Składki ZUS 2024 - umowa o dzieło. Kiedy i jakie trzeba płacić? Kiedy ZUS może zakwestionować umowę o dzieło?
REKLAMA
REKLAMA
- Umowa o dzieło. Czym jest dzieło?
- Umowa o dzieło a umowa zlecenia. Za co odpowiada zleceniobiorca, a za co wykonawca dzieła?
- Dlaczego tak ważne jest odróżnienie umowy o dzieło od umowy zlecenia?
- Łączę pracę na etacie z wykonywaniem na rzecz pracodawcy umowy o dzieło i prowadzeniem własnej działalności gospodarczej. Od czego zapłacę składki ZUS?
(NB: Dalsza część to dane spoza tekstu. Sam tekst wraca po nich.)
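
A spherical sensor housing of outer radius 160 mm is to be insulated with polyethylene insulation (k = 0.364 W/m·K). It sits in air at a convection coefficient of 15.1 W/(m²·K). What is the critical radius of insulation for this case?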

- Kiedy ZUS może zakwestionować umowę o dzieło?
- Skąd ZUS miałby wiedzieć o umowie o dzieło, skoro nie odprowadza się od niej składek?
Umowa o dzieło. Czym jest dzieło?
Poprzez zawarcie umowy o dzieło wykonawca zobowiązuje się do wykonania dzieła, które musi stanowić mierzalny rezultat jego twórczej pracy. Dzieło może przybrać zarówno postać materialną jak i niematerialną. Najczęściej wykonanie dzieła będzie polegało na wytworzeniu rzeczy nowej albo zmianie, naprawieniu, przerobieniu, uzupełnieniu lub rozbudowie rzeczy już istniejącej. Rezultat umowy o dzieło będzie zatem zawsze obiektywnie osiągalny i z góry zaplanowany. Tym samym nie można uznać za dzieło czegoś, co nie odróżnia się w żaden sposób od innych rezultatów pracy i nie stanowi wyrazu kreatywności i umiejętności autora. Dlatego też wykonawca umowy o dzieło zobowiązuje się w gruncie rzeczy nie do samego działania, lecz do uzyskania określonego dzieła jako rezultatu tego działania. Tymczasem zobowiązanie do wykonywania szeregu powtarzających się, odtwórczych czynności bez względu na rezultat właściwe jest dla umów-zlecenia bądź umów o świadczenie usług.
REKLAMA
Umowa o dzieło a umowa zlecenia. Za co odpowiada zleceniobiorca, a za co wykonawca dzieła?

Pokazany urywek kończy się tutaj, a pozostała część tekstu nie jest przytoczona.